Navy Federal Seeks Partners to Grow MBL Programs
With a robust business deposit program and ample room to grow its business loan portfolio, Navy Federal Credit Union wants to create alliances across the country to help other credit unions expand too.
On July 1, the $49 billion cooperative in Vienna, Va., launched its commercial participation loan program in an effort to help credit unions grow their business lending programs. Through C-PaL, partnering credit unions would originate the loan and Navy Federal would be the buyer of between 40% and 60% of the loan amount, said Jim Salmon, executive vice president of business services at Navy Federal. The entire transaction, including the loan amount, would be looked at on a case by case basis, he added.
“We kind of had feelers in the marketplace to participate with other credit unions and to assist them in getting business deals with their members,” Salmon said. “Quite frankly, Navy Federal came out in a very good place over the last couple of years. We have room to grow.”
Navy Federal has more than 40,000 business members, business accounts in all 50 states, $280 million in business deposits and $179 million in its business loan portfolio, according to Salmon. The credit union’s 40-employee business services team is fanned out across the country in Jacksonville, Fla., Norfolk and Virginia Beach, Va., Pensacola, Fla., Seattle, San Diego, a small presence in Atlanta and the home base around the Washington, D.C., area.
“Unlike other programs out there that are not lending, we’ve focused on our deposit program to build the relationship to keep members within Navy Federal,” Salmon said. “We do have a lot of money on hand.”
With C-PaL, Navy Federal will not take the lead in the participation loan deals, choosing to appreciate and respect the fact that other credit unions may want to maintain current relationships and run the daily interactions with members, Salmon said. At the same time, Navy Federal will still hold the partnering credit unions accountable to the covenant of their participation loans, he added.
Even though C-PaL is new, Navy Federal has not changed any of its underwriting standards, Salmon said. That consistency is vital to help maintain the credit union’s strong track record.
“Me and my shop have a fiduciary responsibility and most importantly, to senior management to hold the course and do what we’ve been doing over the last seven plus years.
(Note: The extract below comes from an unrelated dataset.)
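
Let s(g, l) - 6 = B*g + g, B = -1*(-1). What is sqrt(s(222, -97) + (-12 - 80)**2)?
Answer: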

We’ve been successful,” Salmon noted.
So far, Navy Federal has secured roughly six deals but has not closed any new transactions as of press time, Salmon said.
Nearly 1,500 federally insured credit unions have $13 billion in participation loans, according to the most current NCUA data. While the regulator requires those credit unions to enter into a written master participation agreement, there isn’t much guidance on what should or should not be included, according to E. Andrew Keeney, a credit union attorney with more than 35 years of experience.
“Clearly, loan participations have a lot to offer but also include a lot of risk,” Keeney wrote in an guest opinion article published in Credit Union Times. “With basically no return on overnight funds and the loan demand from the members a little soft, some credit unions that have loans to sell through loan participations are helping the yield of other credit unions so long as the transaction is properly structured and as many protections are in place as possible.”
Keeney reminded credit unions to refer to Section 701.22, the NCUA regulation on loan participation, which details steps for the non-originating lender. He also said NCUA Letter No. 08-CU-26 continues to be the leading authority on the subject as it considered the template for future NCUA examinations.
In light of the recent turmoil with loan participation scrutiny surrounding the collapse of Telesis Community Credit Union, Salmon said Navy Federal has several layers of protection in place.
“I am a screaming advocate of the ‘five Cs.’ If the cash don’t flow, the loan won’t go,” Salmon emphasized. “We look at each loan like they’re our own deals. We don’t take someone’s credit analysis as gospel. We reconstruct them ourselves.”
Salmon said he also has faith in his business development team’s expertise to ferret out any potential issues. Simply put, if the Navy Federal is offered participation loan transactions that don’t pass the smell test, they will be turned away, he reiterated.
For partnering credit unions, Navy Federal said the plus would be reducing the hit toward their loan cap while retaining the servicing commitment and the member relationship. While the member business lending cap has not been an issue for Navy Federal because of its size, Salmon said C-PaL can help smaller credit unions that are bumping up against their thresholds.
“This will free up [the] cap, help continue to grow a credit union’s program or retain the business members that they already have and not risk losing them to another financial institution,” Salmon said.
For a period of time in the late 1990s and early 2000s, Navy Federal felt the sting of an exodus of members who left because the credit union did not offer business loans, Salmon recalled. Mortgages, credit cards and auto loans were the core products for the cooperative’s four million members. With the addition of business loans and lately, online banking and mobile deposits, a shift is occurring.
“A common practice at banks is if you have the business loan, you’re likely to have all of the other relationships,” Salmon said. “Our primary focus is to help emphasize that members can make Navy Federal their financial institution for life.”